|
|
|
|
|
by goatinaboat
2243 days ago
|
|
What happened here is that the admins measured the thing that is easy for them to measure: the load. Nah, you have it completely backwards. If the users said “this specific job took 5 minutes today but was only 1 minute yesterday”, that’s actionable, you can e.g look at what changes were deployed overnight. But users always say “the system is slow”, even if they have only the vaguest idea of what “the system” is, and even if it’s actually faster than yesterday. It’s not really clear what any sysadmin can do other than spending hours every day painfully extracting the details from the user only to find nothing is wrong. Every day, forever. |
|
That's not true. It's just that most sysadmins don't bother to upskill to find out what they can and should be doing.
> painfully extracting the details from the user
Asking users for any information is a recipe for disaster. Much like witnesses to a murder that can't agree on the most basic details, users inevitably conflate totally unrelated things. E.g.:
"Citrix is slow?"
"Okay, how so... are button presses slow to respond to a click?"
"I couldn't log on. Something to do with my password. It's slow."
"ಠ_ಠ"
So don't ask. Don't rely on your users at all. Build synthetic transaction tests that act like users. Measure end-to-end latency. Sit down with them and watch them work. Don't rely on their verbal feedback, use your own eyes. Use your tools. Measure. Then measure some more.
Conversely, capacity metrics are largely irrelevant in the era of 10 Gbps networks and 64-core server CPUs. Focus on latency. Look for delays. Timeouts. Deadlocks. Firewall packet drops. That kind of thing.
> only to find nothing is wrong. Every day, forever.
Of course something is wrong! Something is practically always wrong, that's why the users are complaining!
Here's a fun rule of thumb for you: For every 1 user that complained, there are between 100 and 1,000 that had the same issue but shrugged it off and didn't call support.
I got that from a scientific paper. I couldn't believe it, so I measured it in a large 10K user system. The error-to-call ratio was about 500-800 in ours. It blew my mind, and it blew the minds of a lot of people in IT management.
We started gathering every error, tracking every possible latency measurement we could, and it was a horror show. 30K app crashes per day. I shit you not. That's about 3 per user per day! Data loss. Hangs. Login failure rate of nearly 50%.

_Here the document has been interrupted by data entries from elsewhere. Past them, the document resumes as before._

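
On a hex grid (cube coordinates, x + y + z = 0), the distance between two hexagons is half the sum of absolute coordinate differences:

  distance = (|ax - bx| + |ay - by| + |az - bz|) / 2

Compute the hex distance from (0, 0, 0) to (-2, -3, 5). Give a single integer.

|ax - bx| = |0 - (-2)| = 2
|ay - by| = |0 - (-3)| = 3
|az - bz| = |0 - 5| = 5
distance = (2 + 3 + 5) / 2 = 10 / 2 = 5

Answer: 5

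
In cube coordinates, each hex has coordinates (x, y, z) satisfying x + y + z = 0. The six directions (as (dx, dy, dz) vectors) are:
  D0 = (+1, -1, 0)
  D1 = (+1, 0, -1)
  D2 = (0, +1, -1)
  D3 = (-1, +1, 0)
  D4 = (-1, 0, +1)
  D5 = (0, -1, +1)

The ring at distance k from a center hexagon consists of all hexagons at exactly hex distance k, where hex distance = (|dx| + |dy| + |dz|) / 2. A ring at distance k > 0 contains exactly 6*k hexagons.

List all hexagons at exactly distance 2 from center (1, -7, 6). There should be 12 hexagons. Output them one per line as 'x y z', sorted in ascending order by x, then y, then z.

Answer: -1 -7 8
-1 -6 7
-1 -5 6
0 -8 8
0 -5 5
1 -9 8
1 -5 4
2 -9 7
2 -6 4
3 -9 6
3 -8 5
3 -7 4

Derivation:
Walk ring at distance 2 from (1, -7, 6):
Start at center + D4*2 = (-1, -7, 8)
  hex 0: (-1, -7, 8)
  hex 1: (0, -8, 8)
  hex 2: (1, -9, 8)
  hex 3: (2, -9, 7)
  hex 4: (3, -9, 6)
  hex 5: (3, -8, 5)
  hex 6: (3, -7, 4)
  hex 7: (2, -6, 4)
  hex 8: (1, -5, 4)
  hex 9: (0, -5, 5)
  hex 10: (-1, -5, 6)
  hex 11: (-1, -6, 7)
Sorted: 12 hexes.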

It tooks months to triage the issues, push patches, and apply workarounds. We had to rewrite several components. We eventually got the errors down to less than a hundred per day. Believe me, that was a real achievement.
Users were so happy they were begging to be migrated to the new system instead of pushing back and refusing to upgrade.
If the users are complaining, something is probably very wrong and you just don't know it. Go look.